The skin protective agent according to claim 1 or 2, wherein the organism species of the adipose tissue-derived stem cells are hygiene.
The skin protectant according to any one of claims 1 to 3, wherein the skin protectant further contains any one or more of the following (a) to (c):
(A) Adipose tissue-derived stem cells,
(B) Crushed solution obtained by crushing adipose tissue-derived stem cells (a),
(C) A supernatant obtained by centrifuging the crushed liquid (b).
A wound healing agent for promoting healing of a wound site of the skin, which comprises the skin protective agent according to any one of claims 1 to 4.

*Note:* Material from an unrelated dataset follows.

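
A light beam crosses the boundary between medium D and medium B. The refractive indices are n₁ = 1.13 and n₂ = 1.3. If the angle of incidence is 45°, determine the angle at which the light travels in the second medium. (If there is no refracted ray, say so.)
sin θ₂ = (n₁/n₂)·sin θ₁ = 0.6146 → θ₂ = 37.93°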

The wound therapeutic agent according to claim 5, wherein the wound is a trauma, an ischemic ulcer wound or a diabetic wound.
A cosmetic containing the skin protective agent according to any one of claims 1 to 4.
A method for producing a skin protective agent, which comprises the following steps (1) to (3):
(1) A step of crushing the frozen stem cells derived from adipose tissue by freeze-thaw treatment.
(2) The crushed solution obtained in step (1) or the supernatant obtained by centrifuging the crushed solution is filtered to obtain a filtrate, and (3) obtained in step (2). The step of formulating the filtrate.
The method for producing a skin protective agent according to claim 8, wherein instead of the step (1), a step of disrupting unfrozen adipose tissue-derived stem cells by ultrasonic treatment is included.